Uma doente de 71 anos com antecedentes de hipertensão arterial, meningioma e histerectomia por carcinoma uterino foi admitida por vómitos, dor abdominal difusa e obstipação com 7 dias de evolução. Encontrava-se consciente, taquipneica, com pressão arterial de 64/38 mmHg, frequência cardíaca de 110 batimentos/minuto. O ventre estava distendido, timpanizado, com ausência de ruídos hidroaéreos e presença de sinal de Blumberg nos quadrantes inferiores. Analiticamente salientamos 16.000 leucócitos/μl (neutrofilia de 90%), creatinina 1,6 mg/dl, proteína C reactiva 259 mg/l, lactato 8,0 mmol/l. A radiografia de abdómen mostrou sinais de obstrução intestinal, pneumobilia e imagem radioopaca de localização pélvica (Fig. 1) sugerindo íleus biliar (IB). Estes achados foram confirmados por tomografia computorizada (Fig. 2). Após ressuscitação volémica e estabilização cardiovascular com noradrenalina foi submetida a laparotomia. Comprovou-se perfuração ileal com peritonite purulenta e procedeu-se a ressecção íleocecal e anastomose.
O IB deve-se a oclusão intestinal mecânica por cálculo biliar. Uma fístula bilioentérica em contexto de colecistite aguda recorrente ou crónica permite a migração do cálculo que impacta em 50 a 60% dos casos na válvula íleocecal. O IB complica 0,5% dos casos de litíase biliar. Causa 1-4% das oclusões intestinais mecânicas.

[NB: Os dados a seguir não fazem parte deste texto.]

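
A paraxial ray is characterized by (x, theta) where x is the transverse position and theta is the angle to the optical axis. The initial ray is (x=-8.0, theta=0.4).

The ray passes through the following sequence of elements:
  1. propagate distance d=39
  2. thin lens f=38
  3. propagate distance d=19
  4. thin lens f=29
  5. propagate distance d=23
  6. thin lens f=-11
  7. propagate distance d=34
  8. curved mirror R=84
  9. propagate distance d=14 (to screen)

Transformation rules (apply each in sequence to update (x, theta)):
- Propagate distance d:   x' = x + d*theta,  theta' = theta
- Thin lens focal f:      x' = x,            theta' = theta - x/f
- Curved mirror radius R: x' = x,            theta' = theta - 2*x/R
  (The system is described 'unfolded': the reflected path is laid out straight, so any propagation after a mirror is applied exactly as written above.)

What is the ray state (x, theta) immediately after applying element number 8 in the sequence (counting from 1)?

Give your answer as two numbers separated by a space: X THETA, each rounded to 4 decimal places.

Answer: 21.9016 -0.0820

Derivation:
Initial: x=-8.0000 theta=0.4000
After 1 (propagate distance d=39): x=7.6000 theta=0.4000
After 2 (thin lens f=38): x=7.6000 theta=0.2000
After 3 (propagate distance d=19): x=11.4000 theta=0.2000
After 4 (thin lens f=29): x=11.4000 theta=-28/145 (≈-0.1931)
After 5 (propagate distance d=23): x=1009/145 (≈6.9586) theta=-28/145 (≈-0.1931)
After 6 (thin lens f=-11): x=1009/145 (≈6.9586) theta=701/1595 (≈0.4395)
After 7 (propagate distance d=34): x=34933/1595 (≈21.9016) theta=701/1595 (≈0.4395)
After 8 (curved mirror R=84): x=34933/1595 (≈21.9016) theta=-5491/66990 (≈-0.0820)
Rounded to 4 decimal places: x = 21.9016, theta = -0.0820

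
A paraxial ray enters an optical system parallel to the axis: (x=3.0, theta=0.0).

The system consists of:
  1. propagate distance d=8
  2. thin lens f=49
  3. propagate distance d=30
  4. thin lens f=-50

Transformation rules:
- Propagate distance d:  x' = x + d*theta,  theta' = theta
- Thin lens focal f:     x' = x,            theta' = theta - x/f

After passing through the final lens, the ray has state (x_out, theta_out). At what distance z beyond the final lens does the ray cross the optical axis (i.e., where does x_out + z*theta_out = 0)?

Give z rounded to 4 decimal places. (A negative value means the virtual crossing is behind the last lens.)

Answer: 30.6452

Derivation:
Initial: x=3.0000 theta=0.0000
After 1 (propagate distance d=8): x=3.0000 theta=0.0000
After 2 (thin lens f=49): x=3.0000 theta=-3/49 (≈-0.0612)
After 3 (propagate distance d=30): x=57/49 (≈1.1633) theta=-3/49 (≈-0.0612)
After 4 (thin lens f=-50): x=57/49 (≈1.1633) theta=-93/2450 (≈-0.0380)
z_focus = -x_out/theta_out = -(57/49)/(-93/2450) = 950/31 ≈ 30.6452
Rounded to 4 decimal places: z = 30.6452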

1 A identificação da tríade de Rigler (pneumobilia, imagem radioopaca ovalar, oclusão intestinal) na radiografia de abdómen sugere o diagnóstico mas apenas surge completa em 17-37% dos casos. Como apenas 10% dos cálculos se tornam radioopacos o diagnóstico pode ser subestimado. Assim, a tomografia computorizada aumenta a sensibilidade diagnóstica e permite a identificação de complicações associadas.
2 A cirurgia é o tratamento de eleição. Associa-se a 5-7% de mortalidade que se eleva no caso de perfuração, abcesso, choque séptico, idosos ou comorbilidade múltipla.
3 A remoção via endoscópica pode ser considerada na oclusão não complicada a nível gástrico (síndrome de Bouveret) ou do cólon sigmóide.
4,5Figura I

Radiografia simples de abdómen documentando tríade de Rigler: pneumobilia assinalada com seta, imagem ovalar assinalada com asterisco, sinais de oclusão com níveis hidroaéreos em ansas intestinais e distensão da câmara gástrica.
Figura II

Tomografia computorizada de abdómen e pélvis documentando imagem compatível com cálculo na porção terminal do íleo.